Embora a acção directa anunciada no discurso fosse razoável – uma quarentena naval de Cuba para evitar entregas adicionais de armas – a avaliação de Cuba deturpa (possivelmente intencionalmente, mas provavelmente por ignorância) o número de beligerantes que os EUA enfrentavam. Fidel Castro estava muito longe de ser um fantoche soviético nesta disputa de olhares; muito pelo contrário, de facto, quatro dias depois, o líder cubano instaria Khrushchev a lançar um ataque nuclear de primeiro ataque contra a América, independentemente das consequências para a sua nação superada.

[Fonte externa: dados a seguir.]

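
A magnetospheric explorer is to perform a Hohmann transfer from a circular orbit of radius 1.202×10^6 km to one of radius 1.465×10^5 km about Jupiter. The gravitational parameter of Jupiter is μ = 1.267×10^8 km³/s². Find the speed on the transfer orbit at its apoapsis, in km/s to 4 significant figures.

v = 4.786 km/s

Transfer-ellipse semi-major axis a_t = (r₁ + r₂)/2 = (1.202×10^6 + 1.465×10^5)/2 = 6.7425×10^5 km.
At apoapsis, r = 1.202×10^6 km.
Vis-viva: v = √[μ(2/r − 1/a_t)] = √[1.267×10^8 × (2/1.202×10^6 − 1/6.7425×10^5)] = 4.786 km/s.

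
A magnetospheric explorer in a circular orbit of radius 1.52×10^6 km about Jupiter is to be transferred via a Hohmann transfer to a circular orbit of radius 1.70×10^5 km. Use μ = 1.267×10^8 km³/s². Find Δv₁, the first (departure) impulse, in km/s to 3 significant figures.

Δv₁ = 5.03 km/s

The Hohmann ellipse has a_t = (r₁ + r₂)/2 = 8.450×10^5 km.
Circular speed at r = 1.520×10^6 km: v_c = √(μ/r) = 9.130 km/s.
Transfer-orbit speed at the same r (vis-viva, a = a_t): v_t = √[μ(2/r − 1/a_t)] = 4.095 km/s.
Δv₁ = |v_t − v_c| = |4.095 − 9.130| = 5.035 km/s.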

Tanto o discurso de Kennedy em 22 de Outubro como os anos que passou a lidar com o líder revolucionário de Cuba estavam repletos de erros de cálculo e subestimações. Se Castro tivesse conseguido o que queria, a Terceira Guerra Mundial teria quase certamente sido desencadeada. [4]

6 Um momento não tão bom: vários medicamentos de JFK

Intelectual e temperamentalmente, John F. Kennedy estava excepcionalmente bem equipado para ser presidente. Fisicamente, ele estava uma bagunça. Embora escondido do público, está bem documentado que Kennedy sofria de inúmeras doenças, incluindo problemas digestivos e doença de Addison. Muitas vezes com dores insuportáveis, JFK também usava aparelho ortopédico. (Na verdade, é possível que o aparelho ortopédico de Kennedy lhe tenha custado a vida em 22 de novembro de 1963, ao mantê-lo em pé para receber o ferimento fatal na cabeça.)

Foi só na década de 2000 que o extenso coquetel de medicamentos que JFK tomou veio à tona. Além do hormônio adrenal sintético para a doença de Addison, Kennedy consumia regularmente analgésicos, ansiolíticos, estimulantes e pílulas para dormir. Freqüentemente, as doses foram aumentadas durante períodos estressantes. E um impasse nuclear certamente conta como estressante.

Quando ocorreu a crise dos mísseis, Kennedy estava tomando antiespasmódicos para colite, antibióticos para infecções do trato urinário e altas doses de hidrocortisona e testosterona. Isso se soma à codeína, Demerol e metadona para a dor; o estimulante Ritalina; meprobamato e librium para ansiedade; e barbitúricos para dormir.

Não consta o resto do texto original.